Relatório revela que pandemia lançou 100 milhões a mais de menores na pobreza, 1,8 menor a cada segundo; diretora-executiva da agência revela que ganhos das últimas décadas estão em risco; mesmo antes da pandemia cerca de 1 bilhão de crianças sofriam de pelo menos um tipo de privação.

O Fundo das Nações Unidas para a Infância, Unicef, alerta que a pandemia causou a maior crise global para crianças desde a criação da agência há 75 anos.

O documento “Prevenindo uma década perdida: ação urgente para reverter o impacto arrasador da Covid-19 sobre crianças e jovens” destaca várias maneiras pelas quais o novo coronavírus está mudando décadas de progresso em áreas como pobreza, saúde, acesso à educação, nutrição, bem-estar mental e proteção infantil.

Desde março de 2020, 1,8 criança a cada segundo passou a viver na pobreza
© Unicef/Gwenn Dubourthoumi
Desde março de 2020, 1,8 criança a cada segundo passou a viver na pobreza

Risco

Para a chefe da agência, Henrietta Fore, os ganhos feitos pelo Unicef e parceiros no trabalho de promover ambientes mais saudáveis e seguros para as crianças estão agora sob risco.

Apesar dos níveis de menores que passam fome, são abusados, sujeitos a casamentos forçados, fora da escola e sem acesso à saúde e vacinas terem caído, a situação é de regresso quando se olha para o futuro.

O Unicef reconhece que mesmo antes da pandemia, cerca de 1 bilhão de crianças no mundo já sofriam algum tipo de privação. Mas com a pandemia, desde março de 2020, 1,8 criança a cada segundo passou a viver na pobreza.

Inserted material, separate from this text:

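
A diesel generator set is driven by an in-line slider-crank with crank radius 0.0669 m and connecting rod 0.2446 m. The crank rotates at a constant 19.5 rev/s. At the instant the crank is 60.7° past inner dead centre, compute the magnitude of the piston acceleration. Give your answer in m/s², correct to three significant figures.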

Mais de 400 milhões de crianças vivem em áreas com acesso limitado a água
Unicef/Shehzad Noorani
Mais de 400 milhões de crianças vivem em áreas com acesso limitado a água

Lares pobres

A agência da ONU afirma que no melhor cenário, o mundo levará oito anos para se recuperar da crise gerada pela Covid-19 e retornar dos níveis de pobreza, antes da pandemia. Atualmente, 60 milhões de crianças vivem em lares pobres. Mais de 23 milhões deixaram de ser vacinadas, o maior número em 11 anos.

Desde a crise do novo coronavírus, mais de 1,6 bilhão de estudantes deixaram de ir ao colégio por causa do fechamento. Mais de 13% dos adolescentes de 10 a 19 anos sofreram com problemas mentais.

Até outubro do ano passado, a pandemia havia interrompido 93% de serviços críticos de saúde mental. E se nada mudar, até 10 milhões de casamentos infantis podem ocorrer até 2030.

Meninas de até 20 meses de idade estão sendo oferecidas pelos pais para casamento no Afeganistão
Unsplash/Joel Heard
Meninas de até 20 meses de idade estão sendo oferecidas pelos pais para casamento no Afeganistão

Casamentos infantis

Nos últimos quatro anos, mais 8,4 milhões de crianças entraram no trabalho infantil elevando o total para 160 milhões. Em todo o mundo, uma em cada cinco crianças vive em áreas de conflitos e guerras, ou 426 milhões. Mulheres e meninas enfrentam os maiores riscos nesses casos. E quase 1 bilhão de menores ou metade da população mirim do mundo residem em países com extremo risco alto de impactos da mudança climática.

Para salvar as crianças dos efeitos da pandemia, o Unicef está pedindo mais investimento em proteção social, capital humano e numa recuperação resiliente e inclusiva.

A agência também sugere uma reconstrução que melhor proteja as crianças das crises com novas abordagens pelo fim da fome, proteção de menores da mudança climática e outros pontos.